I find your observations especially fascinating, “ commented Joanna Atherton of Bedfordshire. “I think it accentuates the importance of those people who live at the frontier of the Atlantic Current, as it is you who walk the shore on a daily basis that will spot those subtle changes which are not always obvious when looking at statistical data. It is the empirical finds and observations which offer so much more.”
“My boyfriend is an academic who specializes in researching ponds and lakes and has a scientific approach (collecting cores, analysing pollen samples in the lab to construct environments of the past), yet he will always consider records kept by locals (be it a nature diary, local newsletter, personal account, etc), that is held in equal esteem if not higher than the scientific results, as it will always provide the personal insight, which you have demonstrated.”
“I think it takes a lifetime of observations to spot differences/anomalies. As Jane mentions, there have not been any significant westerly’s on the stretch of coast, and it takes a lifetime to recognize the slight differences in environment to understand the variations in context to interpret the strandline.”
“As an artist, all of your comments are insightful and I thank you for sharing them as they inform my work, especially given the narrative strands that can be considered. If these items have been lying in the sands, they could be read as a snapshot or unconscious deposit of an earlier moment in time.”

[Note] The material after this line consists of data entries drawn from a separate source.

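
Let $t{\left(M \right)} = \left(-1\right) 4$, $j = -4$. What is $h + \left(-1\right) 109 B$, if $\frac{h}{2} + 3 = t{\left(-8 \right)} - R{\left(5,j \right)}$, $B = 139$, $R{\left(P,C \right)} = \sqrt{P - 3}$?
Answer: $-15165 - 2 \sqrt{2} \approx -15168.0$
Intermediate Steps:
$R{\left(P,C \right)} = \sqrt{-3 + P}$
$t{\left(M \right)} = -4$
$h = -14 - 2 \sqrt{2}$ ($h = -6 + 2 \left(-4 - \sqrt{-3 + 5}\right) = -6 + 2 \left(-4 - \sqrt{2}\right) = -6 - \left(8 + 2 \sqrt{2}\right) = -14 - 2 \sqrt{2} \approx -16.828$)
$h + \left(-1\right) 109 B = \left(-14 - 2 \sqrt{2}\right) + \left(-1\right) 109 \cdot 139 = \left(-14 - 2 \sqrt{2}\right) - 15151 = -15165 - 2 \sqrt{2}$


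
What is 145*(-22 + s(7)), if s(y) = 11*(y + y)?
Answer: 19140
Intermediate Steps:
s(y) = 22*y (s(y) = 11*(2*y) = 22*y)
145*(-22 + s(7)) = 145*(-22 + 22*7) = 145*(-22 + 154) = 145*132 = 19140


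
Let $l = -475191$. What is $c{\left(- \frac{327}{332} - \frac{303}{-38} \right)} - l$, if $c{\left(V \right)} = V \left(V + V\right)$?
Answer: $\frac{9456073714737}{19895432} \approx 4.7529 \cdot 10^{5}$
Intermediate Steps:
$c{\left(V \right)} = 2 V^{2}$ ($c{\left(V \right)} = V 2 V = 2 V^{2}$)
$c{\left(- \frac{327}{332} - \frac{303}{-38} \right)} - l = 2 \left(- \frac{327}{332} - \frac{303}{-38}\right)^{2} - -475191 = 2 \left(\left(-327\right) \frac{1}{332} - - \frac{303}{38}\right)^{2} + 475191 = 2 \left(- \frac{327}{332} + \frac{303}{38}\right)^{2} + 475191 = 2 \left(\frac{44085}{6308}\right)^{2} + 475191 = 2 \cdot \frac{1943487225}{39790864} + 475191 = \frac{1943487225}{19895432} + 475191 = \frac{9456073714737}{19895432}$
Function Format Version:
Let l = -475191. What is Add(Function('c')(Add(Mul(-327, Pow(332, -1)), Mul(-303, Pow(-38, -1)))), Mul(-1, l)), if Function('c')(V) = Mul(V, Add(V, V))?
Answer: Rational(9456073714737, 19895432) ≈ 4.7529e+5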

“Around our area of Cornwall (south east coast) we don’t have any dune systems at all. As Tracey Williams says, though much of this stuff may have been trapped under rocks that get shifted in strong seas.” writes Claire Wallerstein. “I think it would be absolutely wonderful to mark the 10th anniversary [2015] of The Wrecking Season in some way. That film has been so inspirational for so many of us, and it seems very fitting now that marine litter seems to be moving up the political and media agenda.”
“It’s ten years since my husband Nick died next year and ten years since we filmed The Wrecking Season,” Jane concluded. “I have been looking at beaches here and in other parts of the world during that time. Nick was the communicator and as you probably remember was always amazed, almost to the point of disbelief, by natural processes. I find that I am most interested in interpreting a beach these days — in reading what I see and find.”
“I found the first tags and most of the seeds and we searched together – not many realize that. I made the mistake of leaving myself out of the film. He was so much better at talking. As Nick wrote for the end of The Wrecking Season — ‘the sea is telling us something’. Nick wasn’t sure what it was the sea was saying but the answers are there.”